In light of this, it seems that most Pteranodon illustrations are incorrect, having short bills based on female or immature specimens, rather than large, sword-shaped bills like the one in the "Dawndraco" specimen. In my illustration below, I hypothesize that they may have used these in some sort of "sword fighting" competitions for mates. I show two large male P. longiceps with appropriately long "sword bills", rather than the traditional shorter bills that actually characterize females like the ones roosting on the same rocky islet.

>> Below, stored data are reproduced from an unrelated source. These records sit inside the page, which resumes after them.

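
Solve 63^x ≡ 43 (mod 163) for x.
148

Baby-step giant-step with step n = ⌈√163⌉ = 13.
Baby steps 63^j mod 163 (j:value) for j=0..12: 0:1, 1:63, 2:57, 3:5, 4:152, 5:122, 6:25, 7:108, 8:121, 9:125, 10:51, 11:116, 12:136.
Giant-step multiplier: 63^(-13) ≡ 63^(162-13) = 63^149 ≡ 101 (mod 163).
Giant steps γ_i = 43·101^i mod 163: γ_0=43, γ_1=105, γ_2=10, γ_3=32, γ_4=135, γ_5=106, γ_6=111, γ_7=127, γ_8=113, γ_9=3, γ_10=140, γ_11=122 (in table at j=5).
x = i·n + j = 11·13 + 5 = 148.
Check: 63^148 ≡ 43 (mod 163).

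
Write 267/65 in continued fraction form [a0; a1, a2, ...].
[4; 9, 3, 2]

Euclidean algorithm steps:
267 = 4 × 65 + 7
65 = 9 × 7 + 2
7 = 3 × 2 + 1
2 = 2 × 1 + 0
Continued fraction: [4; 9, 3, 2]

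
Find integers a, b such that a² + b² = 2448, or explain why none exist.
12² + 48² (a=12, b=48)

Factorization: 2448 = 2^4 × 3^2 × 17
By Fermat: n is sum of two squares iff every prime p ≡ 3 (mod 4) appears to even power.
All primes ≡ 3 (mod 4) appear to even power.
Search a = 0, 1, 2, … for 2448 - a² a perfect square: first hit at a = 12: 2448 - 144 = 2304 = 48².
2448 = 12² + 48² = 144 + 2304 ✓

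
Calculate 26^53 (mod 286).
130

Repeated squaring. Binary of 53 = 110101.
26^1 ≡ 26 (mod 286); 26^2 ≡ 104 (mod 286); 26^4 ≡ 234 (mod 286); 26^8 ≡ 130 (mod 286); 26^16 ≡ 26 (mod 286); 26^32 ≡ 104 (mod 286)
26^53 = 26^1 × 26^4 × 26^16 × 26^32 ≡ 130 (mod 286)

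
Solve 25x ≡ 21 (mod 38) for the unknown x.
x ≡ 13 (mod 38)

gcd(25, 38) = 1, which divides 21, so solutions exist.
Find 25^(-1) mod 38 by the extended Euclidean algorithm:
38 = 1 × 25 + 13  ⟹  13 = (1)·38 + (-1)·25
25 = 1 × 13 + 12  ⟹  12 = (-1)·38 + (2)·25
13 = 1 × 12 + 1  ⟹  1 = (2)·38 + (-3)·25
So (-3)·25 ≡ 1 (mod 38), i.e. 25^(-1) ≡ -3 ≡ 35 (mod 38).
x ≡ 35 × 21 = 735 ≡ 13 (mod 38).
Check: 25 × 13 = 325 ≡ 21 (mod 38).
Unique solution: x ≡ 13 (mod 38)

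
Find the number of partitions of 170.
274768617130

p(n) counts ways to write n as a sum of positive integers (order ignored).
Euler's pentagonal recurrence: p(k) = p(k-1) + p(k-2) - p(k-5) - p(k-7) + p(k-12) + p(k-15) - ... (offsets j(3j∓1)/2, signs ++--, p(0)=1, p(<0)=0).
DP table for k = 0..169: p(0)=1, p(1)=1, p(2)=2, p(3)=3, p(4)=5, p(5)=7, p(6)=11, p(7)=15, p(8)=22, p(9)=30, p(10)=42, p(11)=56, p(12)=77, p(13)=101, p(14)=135, p(15)=176, p(16)=231, p(17)=297, p(18)=385, p(19)=490, p(20)=627, p(21)=792, p(22)=1002, p(23)=1255, p(24)=1575, p(25)=1958, p(26)=2436, p(27)=3010, p(28)=3718, p(29)=4565, p(30)=5604, p(31)=6842, p(32)=8349, p(33)=10143, p(34)=12310, p(35)=14883, p(36)=17977, p(37)=21637, p(38)=26015, p(39)=31185, p(40)=37338, p(41)=44583, p(42)=53174, p(43)=63261, p(44)=75175, p(45)=89134, p(46)=105558, p(47)=124754, p(48)=147273, p(49)=173525, p(50)=204226, p(51)=239943, p(52)=281589, p(53)=329931, p(54)=386155, p(55)=451276, p(56)=526823, p(57)=614154, p(58)=715220, p(59)=831820, p(60)=966467, p(61)=1121505, p(62)=1300156, p(63)=1505499, p(64)=1741630, p(65)=2012558, p(66)=2323520, p(67)=2679689, p(68)=3087735, p(69)=3554345, p(70)=4087968, p(71)=4697205, p(72)=5392783, p(73)=6185689, p(74)=7089500, p(75)=8118264, p(76)=9289091, p(77)=10619863, p(78)=12132164, p(79)=13848650, p(80)=15796476, p(81)=18004327, p(82)=20506255, p(83)=23338469, p(84)=26543660, p(85)=30167357, p(86)=34262962, p(87)=38887673, p(88)=44108109, p(89)=49995925, p(90)=56634173, p(91)=64112359, p(92)=72533807, p(93)=82010177, p(94)=92669720, p(95)=104651419, p(96)=118114304, p(97)=133230930, p(98)=150198136, p(99)=169229875, p(100)=190569292, p(101)=214481126, p(102)=241265379, p(103)=271248950, p(104)=304801365, p(105)=342325709, p(106)=384276336, p(107)=431149389, p(108)=483502844, p(109)=541946240, p(110)=607163746, p(111)=679903203, p(112)=761002156, p(113)=851376628, p(114)=952050665, p(115)=1064144451, p(116)=1188908248, p(117)=1327710076, p(118)=1482074143, p(119)=1653668665, p(120)=1844349560, p(121)=2056148051, p(122)=2291320912, p(123)=2552338241, p(124)=2841940500, p(125)=3163127352, p(126)=3519222692, p(127)=3913864295, p(128)=4351078600, p(129)=4835271870, p(130)=5371315400, p(131)=5964539504, p(132)=6620830889, p(133)=7346629512, p(134)=8149040695, p(135)=9035836076, p(136)=10015581680, p(137)=11097645016, p(138)=12292341831, p(139)=13610949895, p(140)=15065878135, p(141)=16670689208, p(142)=18440293320, p(143)=20390982757, p(144)=22540654445, p(145)=24908858009, p(146)=27517052599, p(147)=30388671978, p(148)=33549419497, p(149)=37027355200, p(150)=40853235313, p(151)=45060624582, p(152)=49686288421, p(153)=54770336324, p(154)=60356673280, p(155)=66493182097, p(156)=73232243759, p(157)=80630964769, p(158)=88751778802, p(159)=97662728555, p(160)=107438159466, p(161)=118159068427, p(162)=129913904637, p(163)=142798995930, p(164)=156919475295, p(165)=172389800255, p(166)=189334822579, p(167)=207890420102, p(168)=228204732751, p(169)=250438925115.
Final step: p(170) = p(169) + p(168) - p(165) - p(163) + p(158) + p(155) - p(148) - p(144) + p(135) + p(130) - p(119) - p(113) + p(100) + p(93) - p(78) - p(70) + p(53) + p(44) - p(25) - p(15)
= 250438925115 + 228204732751 - 172389800255 - 142798995930 + 88751778802 + 66493182097 - 33549419497 - 22540654445 + 9035836076 + 5371315400 - 1653668665 - 851376628 + 190569292 + 82010177 - 12132164 - 4087968 + 329931 + 75175 - 1958 - 176
= 274768617130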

Sword-billed male Pteranodon longiceps compete for females.
By Matt Martyniuk, all rights reserved.

3 comments:

  1. There is a large male skull, bigger than UALVP specimen by far, on display at the LACM. Although frustratingly just as incomplete as the Alberta skull, it also demonstrates the long deep bill. Also, there are isolated large bills for P. longicieps that suggest they may not have been as deep as P. sternbergi.

    ReplyDelete
    Replies
    1. I work at LACM and can confirm this. Our P. longiceps skull is massive, about 6ft long including the crest, and it also shows this deep condition. Seeing the LACM specimen every day while also getting the chance to see the holotype Dawndraco material, I failed to notice any of the supposed differences in the jaw shape between the two.

      Delete
  2. Could be for some sort of swordfish/sawfish like feeding strategy instead?